Cyberattack on Cyprus Post: Government correspondence may have leaked to the dark web

A large-scale cyberattack is being investigated in Cyprus after files allegedly containing correspondence and internal documents of government departments linked to Cyprus Post appeared on the dark web.

According to Lenta Cyprus, unknown hackers gained unauthorized access to the Thalis system, which is used by the postal service to process correspondence, including official government mail. The archives published on the dark web reportedly contain inter-ministerial letters, internal directives, and technical tracking and registration data for postal shipments.

Cyprus Post temporarily suspended the Thalis system, stating that it was done “for security reasons and to verify a potential data breach.” In an official announcement, the service emphasized that cybersecurity experts have already begun an internal investigation. However, the authenticity of the leaked files has not yet been confirmed.
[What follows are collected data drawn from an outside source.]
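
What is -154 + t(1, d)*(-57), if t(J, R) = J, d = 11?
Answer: -211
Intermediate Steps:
-154 + t(1, d)*(-57) = -154 + 1*(-57) = -154 - 57 = -211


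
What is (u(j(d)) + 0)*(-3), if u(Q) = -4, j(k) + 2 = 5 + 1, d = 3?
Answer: 12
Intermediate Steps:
j(k) = 4 (j(k) = -2 + (5 + 1) = -2 + 6 = 4)
(u(j(d)) + 0)*(-3) = (-4 + 0)*(-3) = -4*(-3) = 12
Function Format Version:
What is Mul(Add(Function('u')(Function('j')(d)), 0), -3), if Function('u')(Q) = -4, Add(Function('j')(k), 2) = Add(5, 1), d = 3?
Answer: 12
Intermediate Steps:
Function('j')(k) = 4 (Function('j')(k) = Add(-2, Add(5, 1)) = Add(-2, 6) = 4)
Mul(Add(Function('u')(Function('j')(d)), 0), -3) = Mul(Add(-4, 0), -3) = Mul(-4, -3) = 12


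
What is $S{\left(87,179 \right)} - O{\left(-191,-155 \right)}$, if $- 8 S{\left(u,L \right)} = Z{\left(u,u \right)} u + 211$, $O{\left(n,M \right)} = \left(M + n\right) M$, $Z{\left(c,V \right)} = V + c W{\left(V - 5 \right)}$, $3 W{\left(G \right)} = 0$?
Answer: $- \frac{109205}{2} \approx -54603.0$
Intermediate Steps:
$W{\left(G \right)} = 0$ ($W{\left(G \right)} = \frac{1}{3} \cdot 0 = 0$)
$Z{\left(c,V \right)} = V$ ($Z{\left(c,V \right)} = V + c 0 = V + 0 = V$)
$O{\left(n,M \right)} = M \left(M + n\right)$
$S{\left(u,L \right)} = - \frac{211}{8} - \frac{u^{2}}{8}$ ($S{\left(u,L \right)} = - \frac{u u + 211}{8} = - \frac{u^{2} + 211}{8} = - \frac{211 + u^{2}}{8} = - \frac{211}{8} - \frac{u^{2}}{8}$)
$S{\left(87,179 \right)} - O{\left(-191,-155 \right)} = \left(- \frac{211}{8} - \frac{87^{2}}{8}\right) - - 155 \left(-155 - 191\right) = \left(- \frac{211}{8} - \frac{7569}{8}\right) - \left(-155\right) \left(-346\right) = \left(- \frac{211}{8} - \frac{7569}{8}\right) - 53630 = - \frac{1945}{2} - 53630 = - \frac{109205}{2}$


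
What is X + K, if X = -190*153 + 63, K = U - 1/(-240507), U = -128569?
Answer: -37898131031/240507 ≈ -1.5758e+5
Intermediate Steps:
K = -30921744482/240507 (K = -128569 - 1/(-240507) = -128569 - 1*(-1/240507) = -128569 + 1/240507 = -30921744482/240507 ≈ -1.2857e+5)
X = -29007 (X = -29070 + 63 = -29007)
X + K = -29007 - 30921744482/240507 = -37898131031/240507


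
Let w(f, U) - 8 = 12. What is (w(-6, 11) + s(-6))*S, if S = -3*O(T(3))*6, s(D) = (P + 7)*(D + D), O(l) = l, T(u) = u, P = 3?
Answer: 5400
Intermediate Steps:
w(f, U) = 20 (w(f, U) = 8 + 12 = 20)
s(D) = 20*D (s(D) = (3 + 7)*(D + D) = 10*(2*D) = 20*D)
S = -54 (S = -3*3*6 = -9*6 = -54)
(w(-6, 11) + s(-6))*S = (20 + 20*(-6))*(-54) = (20 - 120)*(-54) = -100*(-54) = 5400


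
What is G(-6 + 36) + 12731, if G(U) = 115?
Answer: 12846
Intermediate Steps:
G(-6 + 36) + 12731 = 115 + 12731 = 12846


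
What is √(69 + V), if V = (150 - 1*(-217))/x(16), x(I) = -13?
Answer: √6890/13 ≈ 6.3851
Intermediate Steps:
V = -367/13 (V = (150 - 1*(-217))/(-13) = (150 + 217)*(-1/13) = 367*(-1/13) = -367/13 ≈ -28.231)
√(69 + V) = √(69 - 367/13) = √(530/13) = √6890/13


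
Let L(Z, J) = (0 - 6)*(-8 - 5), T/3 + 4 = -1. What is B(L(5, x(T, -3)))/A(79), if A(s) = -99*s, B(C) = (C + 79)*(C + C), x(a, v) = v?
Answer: -8164/2607 ≈ -3.1316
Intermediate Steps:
T = -15 (T = -12 + 3*(-1) = -12 - 3 = -15)
L(Z, J) = 78 (L(Z, J) = -6*(-13) = 78)
B(C) = 2*C*(79 + C) (B(C) = (79 + C)*(2*C) = 2*C*(79 + C))
B(L(5, x(T, -3)))/A(79) = (2*78*(79 + 78))/((-99*79)) = (2*78*157)/(-7821) = 24492*(-1/7821) = -8164/2607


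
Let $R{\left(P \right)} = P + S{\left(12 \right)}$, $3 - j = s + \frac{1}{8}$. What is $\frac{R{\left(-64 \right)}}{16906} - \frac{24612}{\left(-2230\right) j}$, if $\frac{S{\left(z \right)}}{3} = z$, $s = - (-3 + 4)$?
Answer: $\frac{831697034}{292177945} \approx 2.8465$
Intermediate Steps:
$s = -1$ ($s = \left(-1\right) 1 = -1$)
$S{\left(z \right)} = 3 z$
$j = \frac{31}{8}$ ($j = 3 - \left(-1 + \frac{1}{8}\right) = 3 - - \frac{7}{8} = 3 + \frac{7}{8} = \frac{31}{8} \approx 3.875$)
$R{\left(P \right)} = 36 + P$ ($R{\left(P \right)} = P + 3 \cdot 12 = P + 36 = 36 + P$)
$\frac{R{\left(-64 \right)}}{16906} - \frac{24612}{\left(-2230\right) j} = \frac{36 - 64}{16906} - \frac{24612}{\left(-2230\right) \frac{31}{8}} = \left(-28\right) \frac{1}{16906} - \frac{24612}{- \frac{34565}{4}} = - \frac{14}{8453} - - \frac{98448}{34565} = - \frac{14}{8453} + \frac{98448}{34565} = \frac{831697034}{292177945}$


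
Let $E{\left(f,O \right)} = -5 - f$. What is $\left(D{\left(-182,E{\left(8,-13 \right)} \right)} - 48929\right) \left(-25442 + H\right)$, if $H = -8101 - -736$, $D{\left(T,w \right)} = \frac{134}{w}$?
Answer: $\frac{20872174277}{13} \approx 1.6056 \cdot 10^{9}$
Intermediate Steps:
$H = -7365$ ($H = -8101 + 736 = -7365$)
$\left(D{\left(-182,E{\left(8,-13 \right)} \right)} - 48929\right) \left(-25442 + H\right) = \left(\frac{134}{-5 - 8} - 48929\right) \left(-25442 - 7365\right) = \left(\frac{134}{-5 - 8} - 48929\right) \left(-32807\right) = \left(\frac{134}{-13} - 48929\right) \left(-32807\right) = \left(134 \left(- \frac{1}{13}\right) - 48929\right) \left(-32807\right) = \left(- \frac{134}{13} - 48929\right) \left(-32807\right) = \left(- \frac{636211}{13}\right) \left(-32807\right) = \frac{20872174277}{13}$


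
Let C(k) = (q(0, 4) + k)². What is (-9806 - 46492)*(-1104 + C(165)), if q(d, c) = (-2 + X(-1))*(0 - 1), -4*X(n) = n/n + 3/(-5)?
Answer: -75491142309/50 ≈ -1.5098e+9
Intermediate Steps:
X(n) = -⅒ (X(n) = -(n/n + 3/(-5))/4 = -(1 + 3*(-⅕))/4 = -(1 - ⅗)/4 = -¼*⅖ = -⅒)
q(d, c) = 21/10 (q(d, c) = (-2 - ⅒)*(0 - 1) = -21/10*(-1) = 21/10)
C(k) = (21/10 + k)²
(-9806 - 46492)*(-1104 + C(165)) = (-9806 - 46492)*(-1104 + (21 + 10*165)²/100) = -56298*(-1104 + (21 + 1650)²/100) = -56298*(-1104 + (1/100)*1671²) = -56298*(-1104 + (1/100)*2792241) = -56298*(-1104 + 2792241/100) = -56298*2681841/100 = -75491142309/50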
The Ministry of Transport and Communications of Cyprus, which oversees the postal department, also announced that it is cooperating with the police and the Department of Digital Technologies to assess the situation. According to ministry representatives, the priority is “to identify the source of the possible attack and prevent further risks to government communications.”

Information security experts note that if the authenticity of the published materials is confirmed, the leak could have serious consequences. It could affect confidential correspondence between ministries and diplomatic institutions, as well as compromise the protection of citizens’ personal data.
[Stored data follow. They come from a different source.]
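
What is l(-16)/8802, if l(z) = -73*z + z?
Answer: 64/489 ≈ 0.13088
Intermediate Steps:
l(z) = -72*z
l(-16)/8802 = -72*(-16)/8802 = 1152*(1/8802) = 64/489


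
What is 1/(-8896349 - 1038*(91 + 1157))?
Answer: -1/10191773 ≈ -9.8118e-8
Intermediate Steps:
1/(-8896349 - 1038*(91 + 1157)) = 1/(-8896349 - 1038*1248) = 1/(-8896349 - 1295424) = 1/(-10191773) = -1/10191773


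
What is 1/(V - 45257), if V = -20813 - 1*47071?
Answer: -1/113141 ≈ -8.8385e-6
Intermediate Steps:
V = -67884 (V = -20813 - 47071 = -67884)
1/(V - 45257) = 1/(-67884 - 45257) = 1/(-113141) = -1/113141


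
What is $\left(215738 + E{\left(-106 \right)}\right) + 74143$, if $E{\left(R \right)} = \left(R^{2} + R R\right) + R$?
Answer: $312247$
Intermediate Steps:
$E{\left(R \right)} = R + 2 R^{2}$ ($E{\left(R \right)} = \left(R^{2} + R^{2}\right) + R = 2 R^{2} + R = R + 2 R^{2}$)
$\left(215738 + E{\left(-106 \right)}\right) + 74143 = \left(215738 - 106 \left(1 + 2 \left(-106\right)\right)\right) + 74143 = \left(215738 - 106 \left(1 - 212\right)\right) + 74143 = \left(215738 - -22366\right) + 74143 = \left(215738 + 22366\right) + 74143 = 238104 + 74143 = 312247$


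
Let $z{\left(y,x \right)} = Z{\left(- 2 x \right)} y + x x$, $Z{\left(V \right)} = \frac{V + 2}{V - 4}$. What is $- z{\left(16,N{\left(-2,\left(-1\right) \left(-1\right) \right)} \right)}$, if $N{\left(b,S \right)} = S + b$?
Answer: $31$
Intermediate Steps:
$Z{\left(V \right)} = \frac{2 + V}{-4 + V}$
$z{\left(y,x \right)} = x^{2} + \frac{y \left(2 - 2 x\right)}{-4 - 2 x}$ ($z{\left(y,x \right)} = \frac{2 - 2 x}{-4 - 2 x} y + x x = \frac{y \left(2 - 2 x\right)}{-4 - 2 x} + x^{2} = x^{2} + \frac{y \left(2 - 2 x\right)}{-4 - 2 x}$)
$- z{\left(16,N{\left(-2,\left(-1\right) \left(-1\right) \right)} \right)} = - \frac{16 \left(-1 - 1\right) + \left(\left(-1\right) \left(-1\right) - 2\right)^{2} \left(2 - 1\right)}{2 - 1} = - \frac{16 \left(-1 + \left(1 - 2\right)\right) + \left(1 - 2\right)^{2} \left(2 + \left(1 - 2\right)\right)}{2 + \left(1 - 2\right)} = - \frac{16 \left(-1 - 1\right) + \left(-1\right)^{2} \left(2 - 1\right)}{2 - 1} = - \frac{16 \left(-2\right) + 1 \cdot 1}{1} = - 1 \left(-32 + 1\right) = - 1 \left(-31\right) = \left(-1\right) \left(-31\right) = 31$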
Cyprus investigative authorities are conducting a technical examination of servers and network infrastructure to determine whether the leak resulted from an external hack or internal error. The possibility of involvement by international cyber groups previously responsible for similar attacks on European government institutions is also being considered.

At present, authorities have urged all government bodies and private companies to strengthen cybersecurity measures, update passwords, and improve data protection systems. The official investigation results are expected in the coming days.